Paul
Goble
Staunton, October 1 – Sergey Ivanov,
head of the Russian Presidential Administration, said today that the low voter
turnout for the September 8 elections was a healthy phenomenon and reflected
the increasing sense of well-being of the Russian people. “Thank God, “we have
approached” that situation (regnum.ru/news/russia/1714111.html).
But Irina Pavlova, one of the most
thoughtful commentators on Russian politics, says that interpretation is wrong.
She argues that Russians did not vote in larger number even where there was the
appearance of competition because they “intuitively” understood that the
Kremlin controls Russian political life (rufabula.com/articles/2013/09/19/kremlin-elections-conspiracy).
Moreover, she
writes, most ordinary Russians if not those who offer themselves as opponents
of the regime understand very well that there won’t be anytime soon. “There is
only its imitation,” and “thanks to this, ever new strata of the potential
protest electorate are being drawn into ‘the space of power’ and adapting
itself to this situation.”
Today, the country “lives like a
hostage of the supreme power, a well-fed one but a hostage nonetheless.” And its residents instead of going to vote
don’t simply sit in front of their television sets as some have complained but go
shopping for various things they can carry back home.
“In human terms,” Pavlova says, it
is entirely understandable that “representatives of the so-called non-systemic
opposition” and even “normal people” do not want to think that.
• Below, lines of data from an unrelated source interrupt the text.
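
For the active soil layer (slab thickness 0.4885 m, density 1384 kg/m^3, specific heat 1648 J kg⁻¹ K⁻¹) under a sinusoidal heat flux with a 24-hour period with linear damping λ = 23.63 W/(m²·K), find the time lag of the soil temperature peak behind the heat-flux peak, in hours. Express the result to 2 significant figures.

Areal heat capacity C = ρ c_p D = 1384 × 1648 × 0.4885 = 1.11×10^6 J/(m^2 K).
ω = 2π / 86400 s = 7.27×10^-5 s⁻¹.
Phase lag φ = arctan(Cω/λ) = arctan(81.0/23.63) = 1.29 rad.
Time lag = φ / ω = 1.29 / 7.27×10^-5 = 17700 s = 4.92 hours.

4.9 hours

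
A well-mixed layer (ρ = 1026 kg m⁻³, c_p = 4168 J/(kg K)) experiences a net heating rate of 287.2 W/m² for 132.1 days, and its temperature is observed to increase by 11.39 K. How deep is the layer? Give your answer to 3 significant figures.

Heat input Q = F Δt = 287.2 × 1.14×10^7 s = 3.28×10^9 J/m².
Required areal heat capacity C = Q / ΔT = 2.88×10^8 J/(m²·K).
Depth D = C / (ρ c_p) = 2.88×10^8 / (1026 × 4168) = 67.3 m.

67.3 m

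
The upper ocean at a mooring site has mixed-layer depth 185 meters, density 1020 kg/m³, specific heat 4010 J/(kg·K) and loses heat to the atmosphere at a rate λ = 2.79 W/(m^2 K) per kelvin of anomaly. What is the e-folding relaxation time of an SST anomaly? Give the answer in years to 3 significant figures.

8.59 years

Areal heat capacity C = ρ c_p D = 1020 × 4010 × 185 = 7.57×10^8 J/(m^2 K).
Relaxation time τ = C / λ = 7.57×10^8 / 2.79 = 2.71×10^8 s.
In years: 2.71×10^8 s / (3.156×10^7 s/year) = 8.59 years.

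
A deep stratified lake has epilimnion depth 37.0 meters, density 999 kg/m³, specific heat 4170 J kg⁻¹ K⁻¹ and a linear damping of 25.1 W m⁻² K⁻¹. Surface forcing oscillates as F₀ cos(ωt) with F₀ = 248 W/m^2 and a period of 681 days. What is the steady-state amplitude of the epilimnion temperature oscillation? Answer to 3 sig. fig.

8.26 K

Areal heat capacity C = ρ c_p D = 999 × 4170 × 37.0 = 1.54×10^8 J m⁻² K⁻¹.
Angular frequency ω = 2π / T = 2π / 5.88×10^7 s = 1.07×10^-7 s⁻¹.
√((Cω)² + λ²) = √((16.5)² + 25.1²) = 30.0 W/(m²·K).
Amplitude A = F₀ / √((Cω)²+λ²) = 248 / 30.0 = 8.26 K.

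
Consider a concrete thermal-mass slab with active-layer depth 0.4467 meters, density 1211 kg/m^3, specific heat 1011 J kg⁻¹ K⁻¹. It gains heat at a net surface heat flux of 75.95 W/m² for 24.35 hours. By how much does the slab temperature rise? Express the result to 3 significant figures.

12.2 K

Areal heat capacity C = ρ c_p D = 1211 × 1011 × 0.4467 = 5.47×10^5 J/(m^2 K).
Net heat input Q = F Δt = 75.95 × (24.35 hours × 3600 s/hour) = 6.66×10^6 J/m².
ΔT = Q / C = 6.66×10^6 / 5.47×10^5 = 12.2 K.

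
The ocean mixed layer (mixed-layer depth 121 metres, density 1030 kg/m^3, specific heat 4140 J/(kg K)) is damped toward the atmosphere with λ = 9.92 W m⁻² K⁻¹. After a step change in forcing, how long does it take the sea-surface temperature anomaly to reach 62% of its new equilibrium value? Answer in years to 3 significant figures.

Areal heat capacity C = ρ c_p D = 1030 × 4140 × 121 = 5.16×10^8 J m⁻² K⁻¹.
τ = C / λ = 5.16×10^8 / 9.92 = 5.20×10^7 s.
Fraction reached: 1 − e^(−t/τ) = 0.62 ⇒ t = −τ ln(1 − 0.62) = τ × 0.968.
t = 5.03×10^7 s = 1.59 years.

1.59 years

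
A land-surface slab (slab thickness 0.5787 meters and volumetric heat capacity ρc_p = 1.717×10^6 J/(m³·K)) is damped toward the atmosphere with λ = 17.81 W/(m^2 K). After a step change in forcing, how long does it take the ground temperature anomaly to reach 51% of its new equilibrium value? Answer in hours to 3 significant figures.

11.1 hours

Areal heat capacity C = ρc_p × D = 1.717×10^6 × 0.5787 = 9.94×10^5 J/(m²·K).
τ = C / λ = 9.94×10^5 / 17.81 = 55800 s.
Fraction reached: 1 − e^(−t/τ) = 0.51 ⇒ t = −τ ln(1 − 0.51) = τ × 0.713.
t = 39800 s = 11.1 hours.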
They want to
believe that those who pose as opponents of the regime are genuine because “no
one wants to live without hope.”
But the question for today, she
suggests, is this: “what is better: the illusion of hope or a sober
understanding of one’s own real position?”
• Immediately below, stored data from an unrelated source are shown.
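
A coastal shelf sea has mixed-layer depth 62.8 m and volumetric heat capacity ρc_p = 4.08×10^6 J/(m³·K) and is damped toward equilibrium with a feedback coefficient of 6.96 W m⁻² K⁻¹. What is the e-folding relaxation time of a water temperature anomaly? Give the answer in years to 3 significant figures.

Areal heat capacity C = ρc_p × D = 4.08×10^6 × 62.8 = 2.56×10^8 J m⁻² K⁻¹.
Relaxation time τ = C / λ = 2.56×10^8 / 6.96 = 3.68×10^7 s.
In years: 3.68×10^7 s / (3.156×10^7 s/year) = 1.17 years.

1.17 years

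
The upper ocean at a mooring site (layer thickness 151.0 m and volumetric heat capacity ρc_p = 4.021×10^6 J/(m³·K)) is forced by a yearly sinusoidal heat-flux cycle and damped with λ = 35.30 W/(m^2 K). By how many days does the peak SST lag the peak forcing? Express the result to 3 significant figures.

Areal heat capacity C = ρc_p × D = 4.021×10^6 × 151.0 = 6.07×10^8 J/(m^2 K).
ω = 2π / 3.15×10^7 s = 1.99×10^-7 s⁻¹.
Phase lag φ = arctan(Cω/λ) = arctan(121/35.30) = 1.29 rad.
Time lag = φ / ω = 1.29 / 1.99×10^-7 = 6.46×10^6 s = 74.8 days.

74.8 days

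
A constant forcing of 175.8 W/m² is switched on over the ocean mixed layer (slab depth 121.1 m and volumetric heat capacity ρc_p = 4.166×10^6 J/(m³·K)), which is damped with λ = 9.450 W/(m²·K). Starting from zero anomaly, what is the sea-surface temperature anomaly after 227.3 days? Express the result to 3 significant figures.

Areal heat capacity C = ρc_p × D = 4.166×10^6 × 121.1 = 5.05×10^8 J m⁻² K⁻¹.
τ = C / λ = 5.05×10^8 / 9.450 = 5.34×10^7 s.
Equilibrium anomaly ΔT_eq = F / λ = 175.8 / 9.450 = 18.6 K.
t = 227.3 days = 1.96×10^7 s, so t/τ = 0.368.
ΔT(t) = ΔT_eq (1 − e^(−t/τ)) = 18.6 × (1 − e^−0.368) = 5.73 K.

5.73 K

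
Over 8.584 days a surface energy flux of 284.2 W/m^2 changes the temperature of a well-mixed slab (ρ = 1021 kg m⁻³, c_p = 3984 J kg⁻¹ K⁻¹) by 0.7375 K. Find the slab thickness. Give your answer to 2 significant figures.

70 m

Heat input Q = F Δt = 284.2 × 7.42×10^5 s = 2.11×10^8 J/m².
Required areal heat capacity C = Q / ΔT = 2.86×10^8 J/(m²·K).
Depth D = C / (ρ c_p) = 2.86×10^8 / (1021 × 3984) = 70.3 m.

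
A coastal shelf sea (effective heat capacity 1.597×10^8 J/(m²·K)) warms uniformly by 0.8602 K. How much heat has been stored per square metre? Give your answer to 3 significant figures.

Areal heat capacity C = 1.597×10^8 J/(m²·K) (given).
ΔQ = C ΔT = 1.60×10^8 × 0.8602 = 1.37×10^8 J/m².

1.37×10^8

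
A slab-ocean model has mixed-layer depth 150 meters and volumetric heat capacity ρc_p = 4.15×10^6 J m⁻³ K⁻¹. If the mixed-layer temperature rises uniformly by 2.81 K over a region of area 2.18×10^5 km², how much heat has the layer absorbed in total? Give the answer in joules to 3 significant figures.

3.81×10^20 J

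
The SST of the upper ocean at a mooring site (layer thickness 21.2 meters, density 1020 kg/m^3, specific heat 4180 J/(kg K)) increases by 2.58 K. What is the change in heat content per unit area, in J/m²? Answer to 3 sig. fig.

2.33×10^8

Areal heat capacity C = ρ c_p D = 1020 × 4180 × 21.2 = 9.04×10^7 J/(m^2 K).
ΔQ = C ΔT = 9.04×10^7 × 2.58 = 2.33×10^8 J/m².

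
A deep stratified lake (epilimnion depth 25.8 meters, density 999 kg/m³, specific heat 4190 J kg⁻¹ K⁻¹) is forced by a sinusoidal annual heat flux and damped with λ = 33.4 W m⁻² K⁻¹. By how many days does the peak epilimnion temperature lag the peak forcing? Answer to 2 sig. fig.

33 days

Areal heat capacity C = ρ c_p D = 999 × 4190 × 25.8 = 1.08×10^8 J m⁻² K⁻¹.
ω = 2π / 3.15×10^7 s = 1.99×10^-7 s⁻¹.
Phase lag φ = arctan(Cω/λ) = arctan(21.5/33.4) = 0.572 rad.
Time lag = φ / ω = 0.572 / 1.99×10^-7 = 2.87×10^6 s = 33.2 days.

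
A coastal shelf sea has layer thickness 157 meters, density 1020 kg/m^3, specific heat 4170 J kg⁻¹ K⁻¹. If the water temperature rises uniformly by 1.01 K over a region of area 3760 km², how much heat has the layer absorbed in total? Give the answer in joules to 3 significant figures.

2.54×10^18 J

Areal heat capacity C = ρ c_p D = 1020 × 4170 × 157 = 6.68×10^8 J/(m²·K).
Heat per unit area: q = C ΔT = 6.68×10^8 × 1.01 = 6.74×10^8 J/m².
Total heat: Q = q × A = 6.74×10^8 × (3760 × 10⁶ m²) = 2.54×10^18 J.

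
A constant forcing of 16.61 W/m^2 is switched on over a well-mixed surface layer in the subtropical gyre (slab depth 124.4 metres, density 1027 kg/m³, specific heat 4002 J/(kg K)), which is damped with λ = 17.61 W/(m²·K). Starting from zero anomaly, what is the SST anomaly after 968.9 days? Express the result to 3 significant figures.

Areal heat capacity C = ρ c_p D = 1027 × 4002 × 124.4 = 5.11×10^8 J/(m²·K).
τ = C / λ = 5.11×10^8 / 17.61 = 2.90×10^7 s.
Equilibrium anomaly ΔT_eq = F / λ = 16.61 / 17.61 = 0.943 K.
t = 968.9 days = 8.37×10^7 s, so t/τ = 2.88.
ΔT(t) = ΔT_eq (1 − e^(−t/τ)) = 0.943 × (1 − e^−2.88) = 0.890 K.

0.890 K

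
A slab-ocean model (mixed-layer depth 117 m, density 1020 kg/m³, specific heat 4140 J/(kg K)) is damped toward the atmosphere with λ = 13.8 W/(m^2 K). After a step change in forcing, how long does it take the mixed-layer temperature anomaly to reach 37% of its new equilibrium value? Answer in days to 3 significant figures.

191 days

Areal heat capacity C = ρ c_p D = 1020 × 4140 × 117 = 4.94×10^8 J m⁻² K⁻¹.
τ = C / λ = 4.94×10^8 / 13.8 = 3.58×10^7 s.
Fraction reached: 1 − e^(−t/τ) = 0.37 ⇒ t = −τ ln(1 − 0.37) = τ × 0.462.
t = 1.65×10^7 s = 191 days.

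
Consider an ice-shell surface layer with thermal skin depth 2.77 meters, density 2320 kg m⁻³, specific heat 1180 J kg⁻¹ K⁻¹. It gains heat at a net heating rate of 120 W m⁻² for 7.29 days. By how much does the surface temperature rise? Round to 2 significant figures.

Areal heat capacity C = ρ c_p D = 2320 × 1180 × 2.77 = 7.58×10^6 J/(m^2 K).
Net heat input Q = F Δt = 120 × (7.29 days × 86400 s/day) = 7.56×10^7 J/m².
ΔT = Q / C = 7.56×10^7 / 7.58×10^6 = 9.97 K.

10 K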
The Kremlin is getting ever better at
offering imitation of “’free, honest, and transparent elections,” something it
can show to participants of the Valdai Club and something that Western
specialists like Dmitry Simes will use to condemn those who draw comparisons
between Putin’s Russia and its Stalinist predecessor.
But Pavlova says that “the bitter truth
of the historical moment is that in present-day Russia politics cannot be free”
and that anyone who presents himself as an opponent of the regime and gains
access to the media is either deceiving himself or deceiving others about his
independence from the Kremlin.
Such deceptions, she continues, “play
into the hands of the authorities, helping them to strengthen themselves within
the country and increase their authority in the eyes of the international
community. More than that, [they] help the Kremlin perfect its art of so-called
political planning.
In support of her argument, Pavlova quotes
from a document prepared for Vladimir
Putin in 2000 at the start of his first presidential term on how he should
restructure his presidential administration and one that has guided him since (kommersant.ru/include/inc-archive/materials/archive-material-newWind.asp?textPath=/documents/reforma.htm&textTitle=%20%C4%CE%CA%D3%CC%C5%CD%D2%20&id_arcdoc=10&year=2000).
“The new President of the Russian
Federation,” the document says, “if he really wants to ensure order and
stability in the country during his rule, does not need a self-regulating
political system but rather a political structure (organ) within his
Administration which will be able not only to predict and create the ‘needed’
political situations in Russia but really administer the political and social
processes in the Russian Federation and also in the countries of the near
abroad.”
“The moral situation of society at the
present time,” it continues, “rejects any direct declarations and actions from the
President of the Russian Federation and his Administration which could be
directed at the suppression of the opposition and its leaders and also to the
taking under control of the mass media and information communications, and
therefore those who have developed this program define as exceptionally
important the strategic tactic of the conduct by the Political Administration of
the President of the Russian Federation … of a ‘double’ line, in the carrying
out of this work both ‘open’ (official) and ‘closed.’”
In order to avoid the mistakes of his
predecessor, Boris Yeltsin, the document continues, President Putin must have “the
right to carry out” various programs to manipulate opposition figures and to
use them “according to concrete ‘scenarios’ developed in the political
Administration of the President of the Russian Federation.”
Pavlova stresses that “this is not
conspiracy mongering, but a document,” and one that recalls the secret at the
time documents that Stalin promulgated in 1922-1924 that became the basis of
his rule. The current Russian
authorities are “more open than Stalin was. But, as the cited document directly
testifies, in their activity now [as in Stalin’s earlier] there is “an open and
a hidden line.”
“Today, there is no more
important task than understanding the existing political system,” however
bitter that understanding may be, because only with such an understanding will
Russians be able to “formulate an alternative to the existing unitary state and
its all-powerful nature,” qualities “which have more than once led to chaos and
the disintegration of the country.”
Russia has not ever experienced “genuinely
free development in which the authorities and society were equalities: there
always has been only the authorities and the population under their control.
Changing that will be hard, Pavlova concludes, because change will have to come
under what she describes as “extremely specific Russian conditions, weighted
down by both the Soviet and post-Soviet heritage.”